Cell cycle progression kinetics of regenerating mouse epidermal cells: an in vivo study combining DNA flow cytometry, cell sorting, and [3H]dThd autoradiography.

Cantharidin application to mouse skin induces cell injury followed by a regenerative wave of cells entering S phase in partial synchrony about 16 h after application. After pulse labeling with [3H]dThd the synchronized cohort of cells was traced through subsequent cell cycles during regeneration. This was accomplished by DNA flow cytometry of isolated basal cells combined with sorting from G1, S, and G2 phases followed by autoradiography at intervals after pulse labeling. Successive peaks of labeled cells in S phase at about 12-h intervals, followed by subsequent peaks in G2 and G1 phases were seen. This shows that the peaks of S-phase cells seen at 16 and 28 h after cantharidin application represent mother and daughter cells, respectively, the latter still cycling in partial synchrony. These 2 peaks of S-phase cells, therefore, are not keratinocyte subpopulations with different time lags between the stimulus to regeneration and the subsequent response.
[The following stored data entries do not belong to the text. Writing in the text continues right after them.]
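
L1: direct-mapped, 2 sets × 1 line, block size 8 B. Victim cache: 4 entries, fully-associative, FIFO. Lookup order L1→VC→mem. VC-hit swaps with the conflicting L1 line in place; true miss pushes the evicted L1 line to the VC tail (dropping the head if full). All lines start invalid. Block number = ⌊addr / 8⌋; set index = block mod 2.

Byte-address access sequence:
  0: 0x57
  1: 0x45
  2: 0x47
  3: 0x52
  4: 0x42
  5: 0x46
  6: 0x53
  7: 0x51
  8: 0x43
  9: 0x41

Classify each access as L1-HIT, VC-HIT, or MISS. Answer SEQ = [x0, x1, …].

0: 0x57 (blk 10, set 0) → MISS  vc=[]
1: 0x45 (blk 8, set 0) → MISS  vc=[10]
2: 0x47 (blk 8, set 0) → L1-HIT  vc=[10]
3: 0x52 (blk 10, set 0) → VC-HIT  vc=[8]
4: 0x42 (blk 8, set 0) → VC-HIT  vc=[10]
5: 0x46 (blk 8, set 0) → L1-HIT  vc=[10]
6: 0x53 (blk 10, set 0) → VC-HIT  vc=[8]
7: 0x51 (blk 10, set 0) → L1-HIT  vc=[8]
8: 0x43 (blk 8, set 0) → VC-HIT  vc=[10]
9: 0x41 (blk 8, set 0) → L1-HIT  vc=[10]

SEQ = [MISS, MISS, L1-HIT, VC-HIT, VC-HIT, L1-HIT, VC-HIT, L1-HIT, VC-HIT, L1-HIT]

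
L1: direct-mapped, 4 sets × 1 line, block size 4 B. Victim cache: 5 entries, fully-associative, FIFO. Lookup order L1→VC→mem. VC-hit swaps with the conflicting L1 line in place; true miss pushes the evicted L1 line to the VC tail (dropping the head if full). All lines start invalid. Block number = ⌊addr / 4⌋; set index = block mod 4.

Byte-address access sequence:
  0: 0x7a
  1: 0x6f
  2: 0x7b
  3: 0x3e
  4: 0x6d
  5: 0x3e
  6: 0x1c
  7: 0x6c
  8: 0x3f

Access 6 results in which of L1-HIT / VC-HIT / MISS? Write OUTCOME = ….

OUTCOME = MISS

  [0] addr=0x7a blk=30 s=2: MISS | VC []
  [1] addr=0x6f blk=27 s=3: MISS | VC []
  [2] addr=0x7b blk=30 s=2: L1-HIT | VC []
  [3] addr=0x3e blk=15 s=3: MISS | VC [27]
  [4] addr=0x6d blk=27 s=3: VC-HIT | VC [15]
  [5] addr=0x3e blk=15 s=3: VC-HIT | VC [27]
  [6] addr=0x1c blk=7 s=3: MISS | VC [27, 15]
  [7] addr=0x6c blk=27 s=3: VC-HIT | VC [7, 15]
  [8] addr=0x3f blk=15 s=3: VC-HIT | VC [7, 27]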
It is further shown that the mean cell cycle time is reduced from about 55 h in normal epidermis to 12 h during early regeneration. This is mainly due to a considerably reduced G1 phase duration, but the S and G2 phase durations are also reduced, although still within the range of circadian variations seen in normal animals. It is reasonable to assume a causal relationship between the considerably reduced G1 duration and loss of growth restriction. Cells with a slow progression rate through G2 phase (70% of all G2 cells) in normal mouse epidermis seem to maintain a slow progression rate during regeneration. Normal growth homeostasis seems to be gradually reestablished during the second day of regeneration.